Social Networking for Engagement and Retention

With all the recent talk about using social networking to increase student engagement on college campuses, schools are scrambling to find data to support spending time, money, and effort on implementing new strategies that involve tools such as Facebook and Twitter.  With overall graduation rates of entering freshman just above 50%, changes obviously need to be made.

Research has always shown that with increased engagement, there is increased persistence in higher education.  The more connected a student feels to their community, the more likely they are to stick around and – hopefully – graduate.  There are a few major research projects every year, namely the Community College Survey of Student Engagement, the National Survey of Student Engagement, and Noel-Levitz’s Student Retention Practices and Strategies Report, that reflect habits and attitudes, but where are the studies that show the results of implementing social-networking based strategies?  At this point, we’ve just begun to scratch the surface of the possibilities that these tools offer, in terms of increasing engagement, and here are some of the results:

Dr. Rey Junco is a leading researcher and author on social media use in higher education.  In March 2009, he and Greg Heiberger presented ‘You can use Facebook for that?  Research-supported strategies to engage your students‘, which bridges current information about students’ widespread use of Facebook with Alexander Astin’s highly-regarded Theory of Involvement and Vincent Tinto’s Model of Departure.  The slideshow highlights data that suggests increased student engagement based on social networking activity and includes suggestions for how to use Facebook in Higher Ed.

Junco also teamed up with co-editor Dianne Timm this year to release a report entitled Using Emerging Technologies to Enhance Student Engagement: New Directions for Student Services, number 124.  Each of the seven chapters was written by different experts and all of them focus on student affairs using technology to enhance student learning, build community, facilitate communication, and increase student engagement.  To give you an idea of how relevant and powerful the report is, here are a few of the chapter titles:

There are also anecdotal cases of schools finding success using Facebook to increase engagement:

Instructor Andrew Brazier, who runs a vocational Games Development course at Warwickshire College, a UK system of campuses with over 25,000 students, wanted to curb summer melt by setting up a Facebook group for accepted students, in the summer of 2008.  “The course has run since 2005 and although retention rates are generally very good, I often lose one or two students in the first couple of weeks of term as they find out that the course wasn’t suitable for them. Since setting up the Facebook group in September 2008, there haven’t been any withdrawals. In fact, the retention rate is over 100% as an extra person has joined!”

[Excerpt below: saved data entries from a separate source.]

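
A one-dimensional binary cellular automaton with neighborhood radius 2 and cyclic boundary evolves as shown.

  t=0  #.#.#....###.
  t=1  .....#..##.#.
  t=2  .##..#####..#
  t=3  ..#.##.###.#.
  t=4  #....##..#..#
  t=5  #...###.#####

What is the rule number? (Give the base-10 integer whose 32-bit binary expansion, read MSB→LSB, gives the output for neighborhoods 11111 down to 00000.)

  nb #####: next=#  (t=2,i=7, bit31=1)
  nb ####.: next=#  (t=2,i=8, bit30=1)
  nb ###.#: next=#  (t=0,i=11, bit29=1)
  nb ###..: next=#  (t=2,i=9, bit28=1)
  nb ##.##: next=#  (t=3,i=6, bit27=1)
  nb ##.#.: next=.  (t=0,i=12, bit26=0)
  nb ##..#: next=.  (t=2,i=3, bit25=0)
  nb ##...: next=.  (t=4,i=1, bit24=0)
  nb #.###: next=.  (t=3,i=7, bit23=0)
  nb #.##.: next=.  (t=2,i=1, bit22=0)
  nb #.#.#: next=.  (t=0,i=0, bit21=0)
  nb #.#..: next=.  (t=0,i=4, bit20=0)
  nb #..##: next=#  (t=1,i=7, bit19=1)
  nb #..#.: next=#  (t=2,i=11, bit18=1)
  nb #...#: next=#  (t=3,i=0, bit17=1)
  nb #....: next=.  (t=0,i=6, bit16=0)
  nb .####: next=.  (t=2,i=6, bit15=0)
  nb .###.: next=.  (t=0,i=10, bit14=0)
  nb .##.#: next=#  (t=1,i=9, bit13=1)
  nb .##..: next=#  (t=2,i=2, bit12=1)
  nb .#.##: next=.  (t=2,i=0, bit11=0)
  nb .#.#.: next=.  (t=0,i=1, bit10=0)
  nb .#..#: next=#  (t=1,i=6, bit9=1)
  nb .#...: next=#  (t=0,i=5, bit8=1)
  nb ..###: next=#  (t=0,i=9, bit7=1)
  nb ..##.: next=#  (t=1,i=8, bit6=1)
  nb ..#.#: next=.  (t=2,i=12, bit5=0)
  nb ..#..: next=#  (t=1,i=5, bit4=1)
  nb ...##: next=#  (t=0,i=8, bit3=1)
  nb ...#.: next=.  (t=1,i=4, bit2=0)
  nb ....#: next=.  (t=0,i=7, bit1=0)
  nb .....: next=#  (t=1,i=1, bit0=1)
  bits 11111000000011100011001111011001 = 4161680345

4161680345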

Gloucestshire College has seen similar results.  “There has been a significant improvement in retention,” said their media curriculum manager Perry Perrott.  He says that making Facebook groups for individual courses helps the students to bond with each other and maintain connections with staff.  Instructors have designated times when they will check the private pages for questions and to monitor student discussions.  “We’re embracing it rather than fighting it.”

Murdoch University, in Australia, is currently in a trial period of using Facebook as a means of engaging with new students, in a program called ‘First Year Facebook’.  Pamela Martin-Lynch presented some of the theoretical underpinnings of this strategy and expected outcomes in a talk given at the First Year in Higher Education Conference this past summer.  You can find a version of her talk here.

Many other schools are using Facebook groups – well over 1,000 U.S. institutions, alone.  It may take time before actual data emerges about retention rates, but the logic is clear.  95% of college students are Facebook users.  If you meet them where they are and provide a comfortable place for them to interact and get involved, this bolstering of the community will lead to greater satisfaction with their experience and greater retention.